At times, our advisers at Dick’s Corner have also seen damage to tomatoes after a gardener mulched her plants with lawn clippings from grass that had been treated much earlier in the season with a weed-and-feed type fertilizer. The toxic ingredients in many herbicides can be very persistent, and caution is needed when you use them. Tomatoes are especially sensitive to these chemicals.
Are you seeing B.E.R in your garden?
Another common tomato problem this time of year is a condition called “blossom end rot.” It’s about as unattractive as it sounds.

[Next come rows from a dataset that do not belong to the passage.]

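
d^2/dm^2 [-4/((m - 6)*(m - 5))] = 8*(-(m - 6)^2 - (m - 6)*(m - 5) - (m - 5)^2)/((m - 6)^3*(m - 5)^3)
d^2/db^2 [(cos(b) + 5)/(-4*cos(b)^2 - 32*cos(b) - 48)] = (9*(1 - cos(2*b))^2*cos(b)/4 + 3*(1 - cos(2*b))^2 - 470*cos(b) - 11*cos(2*b) + 27*cos(3*b)/2 - cos(5*b)/2 - 351)/(4*(cos(b) + 2)^3*(cos(b) + 6)^3)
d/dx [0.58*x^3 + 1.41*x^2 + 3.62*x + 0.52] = 1.74*x^2 + 2.82*x + 3.62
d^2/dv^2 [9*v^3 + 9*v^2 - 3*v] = 54*v + 18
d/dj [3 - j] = -1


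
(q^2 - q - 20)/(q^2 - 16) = (q - 5)/(q - 4)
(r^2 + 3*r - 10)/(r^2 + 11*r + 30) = (r - 2)/(r + 6)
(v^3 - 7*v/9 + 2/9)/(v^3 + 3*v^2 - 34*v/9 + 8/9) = (v + 1)/(v + 4)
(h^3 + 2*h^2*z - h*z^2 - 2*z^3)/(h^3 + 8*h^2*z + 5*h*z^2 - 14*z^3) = (h + z)/(h + 7*z)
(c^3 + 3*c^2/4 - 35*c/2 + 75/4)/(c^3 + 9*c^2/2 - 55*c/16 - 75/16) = 4*(c - 3)/(4*c + 3)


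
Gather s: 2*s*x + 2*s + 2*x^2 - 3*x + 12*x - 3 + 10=s*(2*x + 2) + 2*x^2 + 9*x + 7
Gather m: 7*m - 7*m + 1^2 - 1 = 0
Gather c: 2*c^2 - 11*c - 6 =2*c^2 - 11*c - 6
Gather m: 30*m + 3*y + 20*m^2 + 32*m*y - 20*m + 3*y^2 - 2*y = 20*m^2 + m*(32*y + 10) + 3*y^2 + y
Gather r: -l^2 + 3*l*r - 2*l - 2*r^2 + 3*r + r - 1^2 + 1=-l^2 - 2*l - 2*r^2 + r*(3*l + 4)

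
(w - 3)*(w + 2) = w^2 - w - 6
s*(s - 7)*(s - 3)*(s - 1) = s^4 - 11*s^3 + 31*s^2 - 21*s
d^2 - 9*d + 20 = (d - 5)*(d - 4)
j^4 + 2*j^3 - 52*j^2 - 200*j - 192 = (j - 8)*(j + 2)^2*(j + 6)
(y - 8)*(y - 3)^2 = y^3 - 14*y^2 + 57*y - 72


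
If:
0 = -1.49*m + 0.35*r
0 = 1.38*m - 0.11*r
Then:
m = 0.00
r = 0.00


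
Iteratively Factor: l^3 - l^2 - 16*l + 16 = (l - 4)*(l^2 + 3*l - 4) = (l - 4)*(l + 4)*(l - 1)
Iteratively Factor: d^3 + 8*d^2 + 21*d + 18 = (d + 3)*(d^2 + 5*d + 6) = (d + 3)^2*(d + 2)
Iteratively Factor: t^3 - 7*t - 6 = (t - 3)*(t^2 + 3*t + 2) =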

Blossom end rot shows up as a flat or sunken brownish-black blotch on the bottom or “blossom end” of tomatoes, opposite the stem. It’s caused by a chemical imbalance that distorts the tissue on the fruit. It’s a result of improper watering, usually because the plants were allowed to go too dry between waterings. Deep, consistent watering will help prevent the problem. Tomatoes hit with B.E.R. may still be edible if the damage hasn’t penetrated too deeply into the fruit.
Some tomato T.L.C. tips
Tomatoes can be demanding, but they’re still by far the most popular vegetable grown by American gardeners. A little T.L.C. can help prevent a lot of the challenges that stand between us and our favorite veggie.
In addition to the topics outlined above, here are some basic guidelines to get the best tomato crop possible.

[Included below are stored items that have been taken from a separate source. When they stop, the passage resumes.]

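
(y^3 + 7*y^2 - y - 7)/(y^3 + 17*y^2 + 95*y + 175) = (y^2 - 1)/(y^2 + 10*y + 25)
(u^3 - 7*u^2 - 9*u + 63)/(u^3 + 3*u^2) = 1 - 10/u + 21/u^2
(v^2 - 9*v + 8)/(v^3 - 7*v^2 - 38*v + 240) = (v - 1)/(v^2 + v - 30)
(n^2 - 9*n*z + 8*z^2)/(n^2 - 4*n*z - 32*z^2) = (n - z)/(n + 4*z)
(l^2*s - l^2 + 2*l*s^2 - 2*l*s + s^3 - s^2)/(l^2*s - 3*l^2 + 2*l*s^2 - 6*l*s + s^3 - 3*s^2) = (s - 1)/(s - 3)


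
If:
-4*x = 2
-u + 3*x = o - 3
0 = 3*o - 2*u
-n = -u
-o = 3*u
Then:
No Solution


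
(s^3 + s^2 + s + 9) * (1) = s^3 + s^2 + s + 9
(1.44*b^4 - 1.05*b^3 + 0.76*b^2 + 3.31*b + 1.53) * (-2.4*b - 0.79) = -3.456*b^5 + 1.3824*b^4 - 0.9945*b^3 - 8.5444*b^2 - 6.2869*b - 1.2087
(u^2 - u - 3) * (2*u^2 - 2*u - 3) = 2*u^4 - 4*u^3 - 7*u^2 + 9*u + 9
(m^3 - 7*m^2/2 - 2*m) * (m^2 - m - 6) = m^5 - 9*m^4/2 - 9*m^3/2 + 23*m^2 + 12*m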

- Water your plants thoroughly, applying enough water to penetrate down to the deepest roots. Let the top couple of inches of soil dry out, then water deeply once again. Try to avoid overhead watering by irrigating instead at the base of the plant.
- Mulch your plants to preserve moisture and keep roots cooler.
- Remove the lowest branches so all of the plant’s leaves are at least six to eight inches above the soil. This will help reduce soil-borne diseases that can spread to the plant when water splashes back onto the leaves.
- Fertilize appropriately… not too much and not too little. A vigorous plant can stand up to stress much better than a weak one.
We all start the season envisioning robust, healthy tomato plants. But if you have problems, I encourage you to bring a fresh, bagged sample of your plant to our garden advisers at Dick’s Corner. Cell phone pictures of your plants are a big help, too.
And check out another of my blogs that deals with tomato issues that might come up a bit later in the gardening season. Click Here to view “Help, My Tomatoes Aren’t Cooperating!”
Even when they require a fair bit of pampering, I’m a dedicated and determined tomato grower! The harvest can’t come soon enough for me!